Idi Amin was born in Buganda to parents who came from northwestern Uganda. He received little formal education and pursued a career in the army from a young age. Amin gained the attention and admiration of his superiors by becoming the heavyweight boxing champion of Uganda, a title he held from 1951 to 1960. Idi Amin was a sergeant in the British colonial army. After Uganda’s independence, Amin rose in the Ugandan armed forces to the position of Commander-in-Chief. In 1971, Amin seized control of the government and ruled Uganda for 8 years till 1979 when he was ousted by a combined force of Uganda exiles and Tanzania forces.
Amin will be remembered for reigning over a brutal regime undr which many Ugandans lost their lives in cold blood.
Idi Amin is also remembered for his outbursts and dimplomatic antics. In 1976, Amin offered safe haven to Palestinian hijackers, who had hijjacked a French Airliner enroute to Isreal.
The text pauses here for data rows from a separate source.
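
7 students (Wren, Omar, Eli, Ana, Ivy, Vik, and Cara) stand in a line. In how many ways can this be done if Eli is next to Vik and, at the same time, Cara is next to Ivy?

480

Treat {Eli,Vik} as one block (2 orders) and {Cara,Ivy} as another (2 orders).
That leaves 5 units to arrange: 2 × 2 × 5! = 4 × 120 = 480.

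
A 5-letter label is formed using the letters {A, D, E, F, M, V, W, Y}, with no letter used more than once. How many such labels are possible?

This is a permutation of 5 out of 8: P(8,5) = 8!/3!.
8 × 7 × 6 × 5 × 4 = 6720.

6720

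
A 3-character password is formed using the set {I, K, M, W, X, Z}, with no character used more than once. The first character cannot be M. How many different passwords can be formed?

100

The first character has 6−1 = 5 choices (anything except M).
The remaining 2 characters are filled from the other 5 symbols without repetition: 5 × 4 = 20.
Total: 5 × 20 = 100.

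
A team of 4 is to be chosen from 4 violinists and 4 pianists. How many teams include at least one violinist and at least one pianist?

With no constraint there are C(8,4) = 70 possible selections.
Subtract selections that omit an entire group: no violinists → C(4,4) = 1; no pianists → C(4,4) = 1.
Both groups omitted at once is impossible, so 70 − 2 = 68.

68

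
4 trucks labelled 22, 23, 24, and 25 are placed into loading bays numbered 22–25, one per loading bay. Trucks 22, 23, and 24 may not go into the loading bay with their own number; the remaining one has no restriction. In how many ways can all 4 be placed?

11

Let Aᵢ (for i ∈ {22, 23, 24}) be the placements that put truck i in its forbidden loading bay. Any j of these fix j positions, leaving (4−j)! ways to fill the rest, and there are C(3,j) ways to pick which j.
By inclusion–exclusion, the number of valid placements is Σ_{j=0}^{3} (−1)^j C(3,j)·(4−j)!.
Computing: 24 − 18 + 6 − 1 = 11.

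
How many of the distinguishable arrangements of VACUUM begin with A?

With the first slot taken by A, it remains to arrange the other 5 letters (VCUUM).
Those 5 letters have U appearing twice, giving (5)!/(2!) = 60.

60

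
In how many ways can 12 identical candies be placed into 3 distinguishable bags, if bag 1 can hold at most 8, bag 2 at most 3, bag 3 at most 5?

14

Ignoring the caps, the number of non-negative solutions to x_1+…+x_3 = 12 is C(14,2) = 91.
Subtract solutions that violate a single cap (substitute x_i' = x_i − (cap_i+1)): x_1 ≥ 9 gives C(5,2) = 10; x_2 ≥ 4 gives C(10,2) = 45; x_3 ≥ 6 gives C(8,2) = 28. Together 83.
Add back pairs where two caps are both exceeded: 0 + 0 + 6 = 6.
By inclusion–exclusion the count is 91 − 83 + 6 = 14.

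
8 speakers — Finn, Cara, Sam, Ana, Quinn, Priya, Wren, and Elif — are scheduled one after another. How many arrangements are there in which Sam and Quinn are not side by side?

30240

Of the 8! = 40320 arrangements, those with Sam and Quinn adjacent number 2 × 7! = 10080 (treat the pair as a block with 2 internal orders).
Complementary counting: 40320 − 10080 = 30240.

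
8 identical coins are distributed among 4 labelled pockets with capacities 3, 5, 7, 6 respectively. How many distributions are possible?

115

Without the upper bounds there are C(11,3) = 165 ways to split 8 among 4 pockets.
Subtract solutions that violate a single cap (substitute x_i' = x_i − (cap_i+1)): x_1 ≥ 4 gives C(7,3) = 35; x_2 ≥ 6 gives C(5,3) = 10; x_3 ≥ 8 gives C(3,3) = 1; x_4 ≥ 7 gives C(4,3) = 4. Together 50.
No two caps can be exceeded simultaneously, so the pair terms are all 0.
By inclusion–exclusion the count is 165 − 50 + 0 = 115.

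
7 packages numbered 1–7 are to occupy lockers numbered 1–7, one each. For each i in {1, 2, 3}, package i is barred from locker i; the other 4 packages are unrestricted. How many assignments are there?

Let Aᵢ (for i ∈ {1, 2, 3}) be the placements that put package i in its forbidden locker. Any j of these fix j positions, leaving (7−j)! ways to fill the rest, and there are C(3,j) ways to pick which j.
By inclusion–exclusion, the number of valid placements is Σ_{j=0}^{3} (−1)^j C(3,j)·(7−j)!.
Computing: 5040 − 2160 + 360 − 24 = 3216.

3216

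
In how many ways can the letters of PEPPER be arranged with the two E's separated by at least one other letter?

Total arrangements of PEPPER: 6!/(3!·2!) = 60.
Arrangements with the E's together: treat EE as one letter, giving (5)!/(3!) = 20.
Subtracting, 60 − 20 = 40 arrangements keep the E's apart.

40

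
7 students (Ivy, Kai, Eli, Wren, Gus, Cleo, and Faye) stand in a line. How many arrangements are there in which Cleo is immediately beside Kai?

1440

Treat {Cleo, Kai} as a single unit. There are 6 units to order, and the pair itself can be ordered 2 ways.
That gives 2 × 6! = 2 × 720 = 1440.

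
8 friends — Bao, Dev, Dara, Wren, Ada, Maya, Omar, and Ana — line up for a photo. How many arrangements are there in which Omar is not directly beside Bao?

Of the 8! = 40320 arrangements, those with Omar and Bao adjacent number 2 × 7! = 10080 (treat the pair as a block with 2 internal orders).
Complementary counting: 40320 − 10080 = 30240.

30240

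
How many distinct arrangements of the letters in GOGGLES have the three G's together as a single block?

120

Treat the 3 copies of G as a single block. The multiset to arrange is then {GGG, E, L, O, S}, 5 items in all.
All 5 items are distinct, so there are (5)! = 120 arrangements.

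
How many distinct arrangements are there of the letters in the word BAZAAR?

The 6 letters of BAZAAR have repeats: A appearing 3 times.
So there are 6! / (3!) = 120 distinguishable arrangements.

120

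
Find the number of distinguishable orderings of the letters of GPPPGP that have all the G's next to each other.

5

Treat the 2 copies of G as a single block. The multiset to arrange is then {GG, P, P, P, P}, 5 items in all.
That gives (5)!/(4!) = 5 arrangements.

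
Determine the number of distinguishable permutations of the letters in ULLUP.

Letter multiplicities in ULLUP: L×2, P×1, U×2.
Dividing 5! = 120 by 2!·2! = 4 for the repeated letters gives 30.

30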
Amin fled to Libya where he was offered asylum, but after an altercation between his security guards and the Libyan police, he was forced to leave at the end of 1979. He then accepted asylum in Saudi Arabia, settling in Jiddah. He made one known attempt to return to Uganda, in early 1989, getting as far as Kinshasa, Zaire (now the Democratic Republic of the Congo), where he was identified and forced to return to Saudi Arabia.